Ultrasensitive SERS platform of Si ripples substrates fabricated by femtosecond laser

High quality, low spatially frequency ripples on silicon (Si) surface were directly fabricated by femtosecond (fs) laser irradiation in air and decorated with Au nanoparticles (NPs) developing large-area, low-cost substrates for surface-enhanced Raman spectroscopy (SERS). Rippled subwavelength structures exhibit a significant SERS response thanks to both an electromagnetic (EM) field enhancement, originating from the narrow gaps between adjacent ripples, and a plasmonic coupling among the Au NPs subsequently deposited via magnetron sputtering. SERS mapping shows a good uniformity, with ±8 % deviation over a 15 × 20 μm2 area, and reveals a large disparity in the signal strength with respect to that displayed by the grooves with micron-sized period produced at higher laser fluence, for which a two order of magnitude lower SERS signal is achieved.
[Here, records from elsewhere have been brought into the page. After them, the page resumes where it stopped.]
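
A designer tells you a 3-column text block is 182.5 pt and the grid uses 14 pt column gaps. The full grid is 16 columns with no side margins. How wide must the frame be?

1034 pt

3c + 2·14 = 182.5 → 3c = 154.5 → c = 51.5 pt.
Summing: 824 + 210 = 1034 pt.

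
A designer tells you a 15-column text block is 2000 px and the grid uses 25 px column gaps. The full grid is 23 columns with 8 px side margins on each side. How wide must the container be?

3096 px

Subtracting 14 column gaps of 25 leaves 1650 for 15 columns, so c = 110 px.
Container = 2·8 + 23·110 + 22·25 = 16 + 2530 + 550 = 3096 px.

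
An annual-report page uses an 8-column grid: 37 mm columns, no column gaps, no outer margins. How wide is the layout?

Total width: 8·37 = 296 mm.

296 mm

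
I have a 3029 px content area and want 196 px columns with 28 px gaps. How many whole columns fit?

k columns need k·196 + (k−1)·28 = k·224 − 28.
k·224 − 28 ≤ 3029 → k ≤ 3057 / 224 ≈ 13.65, so k = 13.

13 columns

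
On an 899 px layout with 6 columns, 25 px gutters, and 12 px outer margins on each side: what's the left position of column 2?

162 px

Take off 24 px of margins, leaving 875 px.
6c + 5·25 = 875 → 6c = 750 → c = 125 px.
Before column 2: the margin + 1 column + 1 gutter.
Offset = 12 + 1·(125 + 25) = 12 + 150 = 162 px.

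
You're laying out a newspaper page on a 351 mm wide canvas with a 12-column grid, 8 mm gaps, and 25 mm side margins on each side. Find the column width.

Content width = 351 − 2·25 = 301 mm.
12c + 11·8 = 301 → 12c = 213 → c = 17.75 mm.

17.75 mm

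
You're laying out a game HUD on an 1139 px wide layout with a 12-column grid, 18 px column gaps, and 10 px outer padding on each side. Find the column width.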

The SERS substrates with low spatial frequency ripples are able to detect a Raman analyte at a minimal concentration of 10−12 M for Rhodamine B (RhB) and 10−11 M for 4-hydroxybenzoic acid (4-MBA), respectively. Furthermore, a good agreement is attained between the values of the Raman enhancement factors (EFs) obtained experimentally and by simulations through Finite Elements Method calculations. Our findings demonstrate that the proposed approach based on low spatial frequency laser induced periodic surface structures (LSFL) on Si decorated with Au NPs by magnetron sputtering can provide a feasible and efficient method for the fabrication of SERS substrates with high Raman detection capability of analytes in trace amounts.